By 2007, he had written many articles in The Journal of Forensic Psychiatry & Psychology and several books. In 2008, he was made honorary professor of the University of Leicester.

Among high-profile cases he wrote about were Peter Sutcliffe and Harold Shipman.

Prins' 2013 publication, Psychopaths: an Introduction, was based on his huge experience and includes a quote by judge John Geoffrey Jones on classifying criminal deeds.

==Personal life==
Herschel Prins was born in Finchley, north London in 1928, into a Jewish family, son of Louis Prins, a social worker, and Cissie (née Cohen). His parents died when he was a teenager, following which he was cared for by family. He left school at the age of 16 years. In 1958, he married Norma (née Cree). They had two children. Following retirement he continued lecturing as professor of forensic criminology at the university at Loughborough and as honorary professor at the University of Leicester. Prins died in 2016, five years after Norma's death.

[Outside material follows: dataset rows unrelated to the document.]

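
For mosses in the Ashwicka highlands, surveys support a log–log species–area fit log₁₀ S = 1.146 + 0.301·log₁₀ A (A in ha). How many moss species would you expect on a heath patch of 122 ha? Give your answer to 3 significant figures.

59.4

S = 14 × 122^0.301
ln S = ln 14 + 0.301 × ln 122 = 2.6388 + 0.301 × 4.8040 = 4.0848
S = e^4.0848 ≈ 59.43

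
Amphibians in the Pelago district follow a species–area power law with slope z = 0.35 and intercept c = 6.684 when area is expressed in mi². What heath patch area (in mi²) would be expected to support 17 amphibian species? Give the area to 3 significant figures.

14.4 mi²

17 = 6.684 × A^0.35  ⇒  A^0.35 = 17/6.684 = 2.543
ln A = ln(2.543) / 0.35 = 0.9335 / 0.35 = 2.6671
A = e^2.6671 ≈ 14.4 mi²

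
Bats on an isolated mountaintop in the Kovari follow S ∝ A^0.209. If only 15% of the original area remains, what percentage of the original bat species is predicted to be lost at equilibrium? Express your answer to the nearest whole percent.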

== Selected publications ==
===Articles===
- Prins, Herschel A. (1983). "Diminished Responsibility and the Sutcliffe Case: Legal, Psychiatric and Social Aspects (A 'Layman's' View)"
- Prins, Herschel (1999). "'A Scandalous and Corrupt Hospital' — Reflections on the Fallon Report"

===Books===
- "Dangerous behaviour, the law, and mental disorder" (1986)
- "Bizarre behaviours." (1990)
- "Fire-raising: its motivating and management" (1994)
- "Will they do it again? risk assessment and management in criminal justice and psychiatry" (1999)
- "Hitnahaguyot bizariyot" (2000) (Co-authored)
- "Mad, Bad and Dangerous to Know: Reflections of a Forensic Practitioner" (2010)
- "Offenders, deviants or patients?" (2010)
- "Psychopaths: an Introduction" (2013)

===Reports===
- Report of the Committee of Inquiry Into the Death in Broadmoor Hospital of Orville Blackwood, and a Review of the Deaths of Two Other Afro-Caribbean Patients: "Big, Black and Dangerous?". (1993)
- Prins, Herschel A (1997). "Report of the Independent Inquiry into the circumstances surrounding the absconsion of Mr Holland from the care of Horizon NHS Trust on 29 August 1996 /Hershel Prins (Chairman), Angela Marshall, Kenneth Day."